Die Krankheit Aids ist aus den Schlagzeilen verschwunden, aber nicht aus der Stadt. „Die Kurve der Neu-Infektionen verläuft flacher als befürchtet, aber sie steigt“, lautete gestern die Auskunft im Schwulen-Zentrum „Rat & Tat“. 50 BremerInnen sind bereits an Aids gestorben, 300 an Aids erkrankt, 1.000 HIV-infiziert. Doch die weitere Zunahme der Infektionen bedeutet nicht, daß zumindest die bisherigen Stellen in der Aids-Arbeit auch abgesichert sind. Die Mitarbeiter des Bremer „Rat & Tat-Zentrums“ fürchten akut um die drei Modellstellen, die ihnen das Bundesgesundheitsministerium vor vier Jahren gewährt hat.

Am 30. Juni läuft die erste der drei Stellen aus. Vorstandsmitglied Jochen Driefmeier forderte gestern vom Bremer Senat, die drei Aids-Berater abzusichern.

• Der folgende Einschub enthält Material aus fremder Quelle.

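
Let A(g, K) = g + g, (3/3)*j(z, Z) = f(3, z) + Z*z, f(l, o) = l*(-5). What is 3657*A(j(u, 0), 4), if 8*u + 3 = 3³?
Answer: -109710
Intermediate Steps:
u = 3 (u = -3/8 + (⅛)*3³ = -3/8 + (⅛)*27 = -3/8 + 27/8 = 3)
f(l, o) = -5*l
j(z, Z) = -15 + Z*z (j(z, Z) = -5*3 + Z*z = -15 + Z*z)
A(g, K) = 2*g
3657*A(j(u, 0), 4) = 3657*(2*(-15 + 0*3)) = 3657*(2*(-15 + 0)) = 3657*(2*(-15)) = 3657*(-30) = -109710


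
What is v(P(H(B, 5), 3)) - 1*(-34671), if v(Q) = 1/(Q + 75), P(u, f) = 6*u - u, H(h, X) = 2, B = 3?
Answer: 2947036/85 ≈ 34671.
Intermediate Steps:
P(u, f) = 5*u
v(Q) = 1/(75 + Q)
v(P(H(B, 5), 3)) - 1*(-34671) = 1/(75 + 5*2) - 1*(-34671) = 1/(75 + 10) + 34671 = 1/85 + 34671 = 2947036/85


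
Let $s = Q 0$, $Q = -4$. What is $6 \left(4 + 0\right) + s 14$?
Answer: $24$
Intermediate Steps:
$s = 0$ ($s = \left(-4\right) 0 = 0$)
$6 \left(4 + 0\right) + s 14 = 6 \left(4 + 0\right) + 0 \cdot 14 = 6 \cdot 4 + 0 = 24 + 0 = 24$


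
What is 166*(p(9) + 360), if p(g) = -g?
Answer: 58266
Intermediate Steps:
166*(p(9) + 360) = 166*(-1*9 + 360) = 166*(-9 + 360) = 166*351 = 58266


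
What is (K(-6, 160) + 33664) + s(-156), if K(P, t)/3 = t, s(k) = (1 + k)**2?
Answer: 58169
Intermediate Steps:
K(P, t) = 3*t
(K(-6, 160) + 33664) + s(-156) = (3*160 + 33664) + (1 - 156)**2 = (480 + 33664) + (-155)**2 = 34144 + 24025 = 58169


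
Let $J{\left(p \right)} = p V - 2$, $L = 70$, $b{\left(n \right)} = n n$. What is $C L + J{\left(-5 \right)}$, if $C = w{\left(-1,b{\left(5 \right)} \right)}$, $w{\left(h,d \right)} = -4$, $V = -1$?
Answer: $-277$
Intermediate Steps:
$b{\left(n \right)} = n^{2}$
$C = -4$
$J{\left(p \right)} = -2 - p$ ($J{\left(p \right)} = p \left(-1\right) - 2 = - p - 2 = -2 - p$)
$C L + J{\left(-5 \right)} = \left(-4\right) 70 - -3 = -280 + \left(-2 + 5\right) = -280 + 3 = -277$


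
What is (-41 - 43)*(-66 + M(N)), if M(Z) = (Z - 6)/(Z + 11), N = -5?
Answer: 5698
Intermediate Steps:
M(Z) = (-6 + Z)/(11 + Z)
(-41 - 43)*(-66 + M(N)) = (-41 - 43)*(-66 + (-6 - 5)/(11 - 5)) = -84*(-66 - 11/6) = -84*(-407/6) = 5698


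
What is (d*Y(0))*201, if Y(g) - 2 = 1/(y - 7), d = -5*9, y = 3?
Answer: -63315/4 ≈ -15829.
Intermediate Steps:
d = -45
Y(g) = 7/4 (Y(g) = 2 + 1/(3 - 7) = 2 + 1/(-4) = 2 - ¼ = 7/4)
(d*Y(0))*201 = -45*7/4*201 = -315/4*201 = -63315/4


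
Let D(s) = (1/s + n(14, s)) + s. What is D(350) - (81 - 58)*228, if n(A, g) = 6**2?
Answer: -1700299/350 ≈ -4858.0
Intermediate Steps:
n(A, g) = 36
D(s) = 36 + s + 1/s (D(s) = (1/s + 36) + s = (36 + 1/s) + s = 36 + s + 1/s)
D(350) - (81 - 58)*228 = (36 + 350 + 1/350) - (81 - 58)*228 = (36 + 350 + 1/350) - 23*228 = 135101/350 - 1*5244 = 135101/350 - 5244 = -1700299/350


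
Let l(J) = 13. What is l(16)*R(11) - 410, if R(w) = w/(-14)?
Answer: -5883/14 ≈ -420.21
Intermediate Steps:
R(w) = -w/14 (R(w) = w*(-1/14) = -w/14)
l(16)*R(11) - 410 = 13*(-1/14*11) - 410 = 13*(-11/14) - 410 = -143/14 - 410 = -5883/14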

Helga Loest, Sprecherin der Gesundheitssenatorin: „Es ist ein Unding, daß sich ein finanzschwacher Stadtstaat wie Bremen so viele Stellen aus den Rippen schneiden soll. Frau Rüdiger setzt sich in Bonn hartnäckig dafür ein, daß die Stellen bis Ende 91 weiterfinanziert und danach zur Hälfte gefördert werden.“

Siebzig Prozent der HIV-Infizierten sind Homosexuelle. Dies ist auch die Zielgruppe der Berater von „Rat & Tat“. Sie haben 1989 gemeinsam mit ehrenamtlichen Mitarbeitern 19 Personen mit dem Vollbild Aids begleitet, 1990 steigerte sich diese Zahl auf 41. Aids-Berater Bernd Thiede, seit über fünf Jahren im Amt: „Die Betroffenen wenden sich an uns, und wir versuchen, einen Weg zu finden, positiv mit der Infektion zu leben.“ Sein Kollege Marcus Kaminski: „Es ist wichtig, das Ergebnis des HIV-Tests für sich anzunehmen, um vielleicht noch ein paar schöne Jahre zu haben, bevor die Krankheit ausbricht.“ Kaminski weiter: „Für viele sind wir eine ganze Zeit lang die einzigen Personen, denen sie das Testergebnis mitteilen.“

Bernd Thiede berichtete von einem Mann, der offen mit seinem Schwulsein und mit seiner Krankheit umgegangen sei: „Sein Partner war da, seine Freunde waren da, seine Arbeitskollegen besuchten ihn im Krankenhaus, eine Menge von Personen waren da, um ihn menschlich bis zum Tod zu begleiten.“ Doch sei dies die Ausnahme. Die meisten infizierten Schwulen würden ihren Verwandten und Bekannten nichts über das Test-Ergebnis mitteilen und seien deshalb umso mehr auf die zur Verschwiegenheit verpflichteten schwulen Berater angewiesen. Vorstandsmitglied Driefmeier: „Es sorgt in der Szene für Unruhe, daß die Stellen auslaufen.“ B.D.